Risk management organizations may want to institute review boards to ensure data science teams mitigate all reasonable risks. Risk reviews may be reasonable when data science teams are just starting to deploy machine learning models into production and adopt risk management practices. But when is a review board necessary, and what should you do if the board becomes a bottleneck?

Chris Luiz, director of solutions and success at Monitaur, offers an alternative approach. “A better solution than a top-down, post hoc, and draconian executive review board is a combination of sound governance principles, software products that match the data science life cycle, and strong stakeholder alignment across the governance process.”

Luiz has several recommendations on modelops technologies. He says, “The tooling must seamlessly fit the data science life cycle, maintain (and preferably increase) the speed of innovation, meet stakeholder needs, and provide a self-service experience for non-technical stakeholders.”

Modelops technologies that have risk management capabilities include platforms from Datatron, Domino, Fiddler, MathWorks, ModelOp, Monitaur, RapidMiner, SAS, and TIBCO Software.

Risk 5. Failing to monitor models for data drift and operational issues

When a tree falls in the forest, will anyone take notice? We know the code needs to be maintained to support framework, library, and infrastructure upgrades. When an ML model underperforms, do monitors and trending reports alert data science teams?

“Every AI/ML model put into production is guaranteed to degrade over time due to the changing data of dynamic business environments,” says Hillary Ashton, executive vice president and chief product officer at Teradata.

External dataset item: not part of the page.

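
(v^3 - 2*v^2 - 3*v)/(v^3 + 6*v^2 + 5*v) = (v - 3)/(v + 5)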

Ashton recommends, “Once in production, data scientists can use modelops to automatically detect when models start to degrade (reactive via concept drift) or are likely to start degrading (proactive via data drift and data quality drift). They can be alerted to investigate and take action, such as retrain (refresh the model), retire (complete remodeling required), or ignore (false alarm). In the case of retraining, remediation can be fully automated.”

What you should take away from this review is that data scientist teams should define their modelops life cycle and develop a risk management strategy for the major steps. Data science teams should partner with their compliance and risk officers and use tools and automation to centralize a model catalog, improve model velocity, and reduce the impacts of data drift.